TransSource LLC asked the Federal Energy Regulatory Commission to order PJM to provide it with data showing how the RTO calculated the almost $1.7 billion in upgrade costs in its system impact studies (SIS) for the requests. TransSource said the RTO has repeatedly refused to release the data, in violation of its Tariff (EL15-79).

The company also requested fast-track processing of its complaint and asked that FERC suspend a July 12 deadline to execute facilities study agreements in order for the requests to retain their positions in the ARR queue.

TransSource — not to be confused with Transource Energy, a joint venture of American Electric Power and Great Plains Energy — said that if it misses the deadline and forfeits its queue positions, it could lose $6 million per month in incremental ARR revenues.

PJM estimated the requests, identified by their queue position numbers Z2-053, Z2-069 and Z2-072, to be worth, respectively, 156.1 MW, 105 MW and 204.6 MW in incremental ARRs. It estimated $376.5 million, $783.8 million and $586.8 million in upgrade costs.

TransSource alleges that the transmission owners whose lines would require upgrades necessary to award the ARRs “intentionally assigned to those queue positions a scope of mitigation that is materially too broad in an effort to defeat TransSource’s network upgrade request.”

Z2-053 and Z2-069 are both sourced in Bridgewater, N.J., and sink in Hoboken and South River, respectively. Z2-072’s source is the Indian River power plant in Delaware, and its sink is New Church, Va., on the Delmarva Peninsula. The ARRs require upgrades on lines owned by Public Service Electric and Gas, PPL, Jersey Central Power & Light and Delmarva Power & Light.

“On 12 occasions TransSource has asked PJM to explain how it determined the scope of mitigation used in its SIS and has requested access to the underlying data inputs, assumptions that the PJM TOs submitted to PJM and that PJM used to determine the SIS scope of mitigation and costs. Each time, PJM has refused,” TransSource said. PJM told TransSource that it had no right the data, according to the company.

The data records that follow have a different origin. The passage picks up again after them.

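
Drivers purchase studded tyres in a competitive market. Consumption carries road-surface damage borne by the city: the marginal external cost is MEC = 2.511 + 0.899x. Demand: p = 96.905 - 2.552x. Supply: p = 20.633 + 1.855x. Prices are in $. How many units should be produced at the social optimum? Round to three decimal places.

x* = 13.901

Social marginal benefit = demand − MEC = 94.394 - 3.451x.
Set SMB = MC: 94.394 - 3.451x = 20.633 + 1.855x → x* = 13.9014.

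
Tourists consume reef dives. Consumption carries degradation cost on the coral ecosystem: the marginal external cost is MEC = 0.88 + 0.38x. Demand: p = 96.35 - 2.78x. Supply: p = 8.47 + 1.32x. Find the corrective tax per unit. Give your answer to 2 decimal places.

Social marginal benefit = demand − MEC = 95.47 - 3.16x.
Set SMB = MC: 95.47 - 3.16x = 8.47 + 1.32x → x* = 19.4196.
The Pigouvian tax equals MEC at x*: 0.88 + 0.38×19.4196 = 8.2594.

tax = 8.26 per unit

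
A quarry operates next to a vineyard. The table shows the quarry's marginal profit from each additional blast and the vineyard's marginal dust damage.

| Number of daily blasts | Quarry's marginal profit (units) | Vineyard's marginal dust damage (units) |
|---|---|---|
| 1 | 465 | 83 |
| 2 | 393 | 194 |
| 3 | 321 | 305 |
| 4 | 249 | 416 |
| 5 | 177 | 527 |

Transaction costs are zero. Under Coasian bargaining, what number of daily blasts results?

3

Bargaining reaches the level where marginal profit last exceeds marginal dust damage.
That holds through level 3 (321 ≥ 305) but not at 4 (249 < 416).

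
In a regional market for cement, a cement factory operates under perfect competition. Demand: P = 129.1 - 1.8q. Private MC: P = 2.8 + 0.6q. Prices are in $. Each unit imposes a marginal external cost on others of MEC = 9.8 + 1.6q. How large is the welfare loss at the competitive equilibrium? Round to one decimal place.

DWL = $1104.5

Market equilibrium (private): 2.8 + 0.6q = 129.1 - 1.8q → q_m = 52.6250.
Social marginal cost = private MC + MEC = 12.6 + 2.2q.
Set SMC = demand: 12.6 + 2.2q = 129.1 - 1.8q → q* = 29.1250.
Height of the DWL triangle at q_m is SMC(q_m) − demand(q_m) = MEC(q_m) = 94.0000.
DWL = ½ × 23.5000 × 94.0000 = 1104.5000.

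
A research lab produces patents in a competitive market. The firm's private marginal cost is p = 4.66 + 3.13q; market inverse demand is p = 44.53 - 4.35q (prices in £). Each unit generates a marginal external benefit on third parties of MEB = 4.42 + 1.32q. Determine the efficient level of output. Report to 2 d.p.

Social marginal cost = private MC − MEB = 0.24 + 1.81q.
Set SMC = demand: 0.24 + 1.81q = 44.53 - 4.35q → q* = 7.1899.

q* = 7.19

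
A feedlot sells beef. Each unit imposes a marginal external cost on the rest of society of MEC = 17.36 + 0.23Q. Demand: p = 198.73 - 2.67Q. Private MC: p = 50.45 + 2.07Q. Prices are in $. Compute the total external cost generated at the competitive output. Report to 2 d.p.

Market equilibrium (private): 50.45 + 2.07Q = 198.73 - 2.67Q → Q_m = 31.2827.
Total external cost = ∫₀^{Q_m} (17.36 + 0.23Q) dQ = 17.36×31.2827 + ½×0.23×31.2827² = 655.6075.

$655.61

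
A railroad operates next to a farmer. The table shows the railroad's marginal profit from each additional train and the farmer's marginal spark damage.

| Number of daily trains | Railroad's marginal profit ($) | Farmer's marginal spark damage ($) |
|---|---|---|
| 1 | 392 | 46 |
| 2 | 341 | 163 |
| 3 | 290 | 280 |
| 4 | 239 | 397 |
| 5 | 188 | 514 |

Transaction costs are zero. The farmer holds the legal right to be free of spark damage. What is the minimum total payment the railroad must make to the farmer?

$489

Efficient level: marginal profit ≥ marginal spark damage through level 3, so k* = 3.
With the farmer holding the right, the railroad must at least compensate total damage at k*: 46 + 163 + 280 = 489.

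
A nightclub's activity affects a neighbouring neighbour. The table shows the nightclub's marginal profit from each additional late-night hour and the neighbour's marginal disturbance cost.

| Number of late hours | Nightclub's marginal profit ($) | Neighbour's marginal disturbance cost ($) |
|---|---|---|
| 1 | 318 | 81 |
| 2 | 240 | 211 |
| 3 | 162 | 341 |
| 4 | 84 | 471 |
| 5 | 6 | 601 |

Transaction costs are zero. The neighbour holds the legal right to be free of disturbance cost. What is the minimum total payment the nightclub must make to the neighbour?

$292

Efficient level: marginal profit ≥ marginal disturbance cost through level 2, so k* = 2.
With the neighbour holding the right, the nightclub must at least compensate total damage at k*: 81 + 211 = 292.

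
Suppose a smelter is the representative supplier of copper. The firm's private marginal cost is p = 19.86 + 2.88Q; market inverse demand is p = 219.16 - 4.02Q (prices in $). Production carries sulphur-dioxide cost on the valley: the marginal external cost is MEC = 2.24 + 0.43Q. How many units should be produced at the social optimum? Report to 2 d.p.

Social marginal cost = private MC + MEC = 22.10 + 3.31Q.
Set SMC = demand: 22.10 + 3.31Q = 219.16 - 4.02Q → Q* = 26.8840.

Q* = 26.88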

TransSource pointed to the section in the PJM Tariff that requires the RTO to “provide a copy of the system impact study and, to the extent consistent with the Office of the Interconnection’s confidentiality obligations in … the Operating Agreement, related work papers to all new service customers that had new service requests evaluated in the study and to the affected transmission owner(s).”

The company said the scope of work outlined in the studies is “badly inflated and intended to defeat the TransSource network upgrades … making it difficult, if not impossible, for TransSource to secure the financing required for its network upgrades.”

TransSource added that its queue positions “directly affect numerous PJM Order 1000 Regional Transmission Expansion Projects, several of which stand to be rendered unnecessary if TransSource’s projects are completed and become operational.”

The complaint was filed by TransSource Manager Adam Rousselle, who did not return a request for comment.